Tuesday, April 29, 2008

Haircut (1 to) 100

Haircuts. I'm telling you it is a matter of some importance. It is a matter that tends to categorise - by hairstyle (or its absence) - the type of business. This all started to occur to me as I was waiting at a pedestrian crossing in Puerto Pollensa, and the "sailies" from Sail & Surf were meandering across the road. The guys who do sailing and surfing tend to all be of a hair demeanour of what someone once described to me as "freaky". This is hair of an unruly nature, tangled by salt, blonded by sun and invariably long. It is also hair which, once away from the surf, acquires the accessory of a pair of sun shades. The "surfie" look and hair can also be viewed in uncovered mokes or jeeps, and with the hair tossed not by the sea but by the wind, adding further to the unkempt designer-scruffiness-cum-casualness of the rare acquaintance with a comb.

At the other end of the scale is the British bar look.
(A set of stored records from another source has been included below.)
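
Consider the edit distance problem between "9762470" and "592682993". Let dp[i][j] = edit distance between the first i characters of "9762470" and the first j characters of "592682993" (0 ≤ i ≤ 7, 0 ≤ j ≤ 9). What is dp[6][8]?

5

   ''  5  9  2  6  8  2  9  9  3
''  0  1  2  3  4  5  6  7  8  9
 9  1  1  1  2  3  4  5  6  7  8
 7  2  2  2  2  3  4  5  6  7  8
 6  3  3  3  3  2  3  4  5  6  7
 2  4  4  4  3  3  3  3  4  5  6
 4  5  5  5  4  4  4  4  4  5  6
 7  6  6  6  5  5  5  5  5  5  6
 0  7  7  7  6  6  6  6  6  6  6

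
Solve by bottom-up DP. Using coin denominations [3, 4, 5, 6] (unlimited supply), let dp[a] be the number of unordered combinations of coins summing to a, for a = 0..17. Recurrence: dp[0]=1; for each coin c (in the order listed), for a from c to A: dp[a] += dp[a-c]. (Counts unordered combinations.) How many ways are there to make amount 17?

after  coin     0     1     2     3     4     5     6     7     8     9    10    11    12    13    14    15    16    17
          3     1     0     0     1     0     0     1     0     0     1     0     0     1     0     0     1     0     0
          4     1     0     0     1     1     0     1     1     1     1     1     1     2     1     1     2     2     1
          5     1     0     0     1     1     1     1     1     2     2     2     2     3     3     3     4     4     4
          6     1     0     0     1     1     1     2     1     2     3     3     3     5     4     5     7     7     7

7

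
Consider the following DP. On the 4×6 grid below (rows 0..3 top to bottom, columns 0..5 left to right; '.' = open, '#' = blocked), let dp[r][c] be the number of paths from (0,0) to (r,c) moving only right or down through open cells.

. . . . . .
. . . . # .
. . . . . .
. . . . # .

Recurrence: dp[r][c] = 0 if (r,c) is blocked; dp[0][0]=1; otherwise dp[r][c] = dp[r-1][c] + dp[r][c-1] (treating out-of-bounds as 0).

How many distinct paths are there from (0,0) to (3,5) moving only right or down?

11

r\c   0   1   2   3   4   5
  0   1   1   1   1   1   1
  1   1   2   3   4   0   1
  2   1   3   6  10  10  11
  3   1   4  10  20   0  11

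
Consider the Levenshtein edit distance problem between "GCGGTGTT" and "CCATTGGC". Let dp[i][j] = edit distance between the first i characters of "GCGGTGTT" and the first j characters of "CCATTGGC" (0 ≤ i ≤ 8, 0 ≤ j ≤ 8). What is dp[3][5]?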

This is absence of hair. The Phil Mitchell. The number one. Totally slaphead or with a slap stubble. It is hairstyle of association as, observe much of the male British tourist stock, and you become aware that it has undergone a form of cloning whereby the scalp is devoid of much in the way of follicle. The Brit tourist may like his bar, lager and chips, but he also likes to view a shiny pate across the counter. Put a surfie behind the bar, and the same tourist would be thrown into a confusion of non-empathetic head furniture, and probably walk out. I have a new idea for British bars and their marketing: "We have number ones". I tell you they'd flock in.
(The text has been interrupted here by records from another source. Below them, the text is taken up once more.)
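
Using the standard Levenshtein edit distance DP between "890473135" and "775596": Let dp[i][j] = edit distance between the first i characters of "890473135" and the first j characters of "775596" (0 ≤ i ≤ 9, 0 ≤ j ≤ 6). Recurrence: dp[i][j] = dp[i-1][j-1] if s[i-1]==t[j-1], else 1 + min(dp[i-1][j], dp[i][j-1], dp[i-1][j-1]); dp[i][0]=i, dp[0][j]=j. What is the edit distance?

8

   ''  7  7  5  5  9  6
''  0  1  2  3  4  5  6
 8  1  1  2  3  4  5  6
 9  2  2  2  3  4  4  5
 0  3  3  3  3  4  5  5
 4  4  4  4  4  4  5  6
 7  5  4  4  5  5  5  6
 3  6  5  5  5  6  6  6
 1  7  6  6  6  6  7  7
 3  8  7  7  7  7  7  8
 5  9  8  8  7  7  8  8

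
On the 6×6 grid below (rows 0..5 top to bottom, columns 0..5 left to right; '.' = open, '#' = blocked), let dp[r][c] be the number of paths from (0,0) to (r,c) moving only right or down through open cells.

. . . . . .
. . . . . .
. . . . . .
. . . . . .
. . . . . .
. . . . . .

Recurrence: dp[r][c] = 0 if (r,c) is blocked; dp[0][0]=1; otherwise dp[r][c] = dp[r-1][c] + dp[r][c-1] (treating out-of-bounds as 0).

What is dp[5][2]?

r\c   0   1   2   3   4   5
  0   1   1   1   1   1   1
  1   1   2   3   4   5   6
  2   1   3   6  10  15  21
  3   1   4  10  20  35  56
  4   1   5  15  35  70 126
  5   1   6  21  56 126 252

21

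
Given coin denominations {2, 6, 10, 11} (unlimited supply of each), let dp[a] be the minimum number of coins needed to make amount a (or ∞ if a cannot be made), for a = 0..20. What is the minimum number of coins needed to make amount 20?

 a  0  1  2  3  4  5  6  7  8  9 10 11 12 13 14 15 16 17 18 19 20
dp  0  -  1  -  2  -  1  -  2  -  1  1  2  2  3  3  2  2  3  3  2
(- denotes ∞ / unreachable)

2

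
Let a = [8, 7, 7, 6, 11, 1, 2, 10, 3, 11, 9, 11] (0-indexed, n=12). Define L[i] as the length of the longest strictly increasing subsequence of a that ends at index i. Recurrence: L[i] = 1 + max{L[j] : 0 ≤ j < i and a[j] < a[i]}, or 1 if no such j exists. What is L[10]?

4

   i    0    1    2    3    4    5    6    7    8    9   10   11
a[i]    8    7    7    6   11    1    2   10    3   11    9   11
L[i]    1    1    1    1    2    1    2    3    3    4    4    5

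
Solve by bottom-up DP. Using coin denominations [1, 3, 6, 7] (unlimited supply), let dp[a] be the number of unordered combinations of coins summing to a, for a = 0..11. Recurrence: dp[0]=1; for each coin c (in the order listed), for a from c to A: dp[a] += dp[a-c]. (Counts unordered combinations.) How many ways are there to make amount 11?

after  coin     0     1     2     3     4     5     6     7     8     9    10    11
          1     1     1     1     1     1     1     1     1     1     1     1     1
          3     1     1     1     2     2     2     3     3     3     4     4     4
          6     1     1     1     2     2     2     4     4     4     6     6     6
          7     1     1     1     2     2     2     4     5     5     7     8     8

8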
Then there is the Spanish lothario hair gear. This is often the pony-tail. It's a kind of Spanish footballer-meets-bar-terrace-meets-nice-girlie-from-a-northern-European-country look. None of your appealing to the male tribalism of an Eastenders rogue, this is pure advertising of a come-and-get-me-girls nature.

Finally, there is the truly and utterly bizarre. The what-the-hell is that on your head look. I will not mention the restaurant or the guy, but it is a restaurant in the port area of Alcúdia. It is the "Eraserhead" style. A full-on pompadour. And if you don't know to what I am referring, here is a Wikipedia that shows Jack Nance from the film - http://en.wikipedia.org/wiki/Eraserhead. If anyone can guess correctly the name of the restaurant, then there is a prize of a Jack Nance at the hairdresser of my choice.

Now of course this is male hair. But for the ladies, notably the British bar ladies, there is but one word - blonde.

Steppenwolf was a novel by Hermann Hesse, who wrote a poem entitled ...? Think blonde and ambition. Suzi Quatro was "Can The Can". And today also - Haircut 100. Why does the number one have a strong association with this group?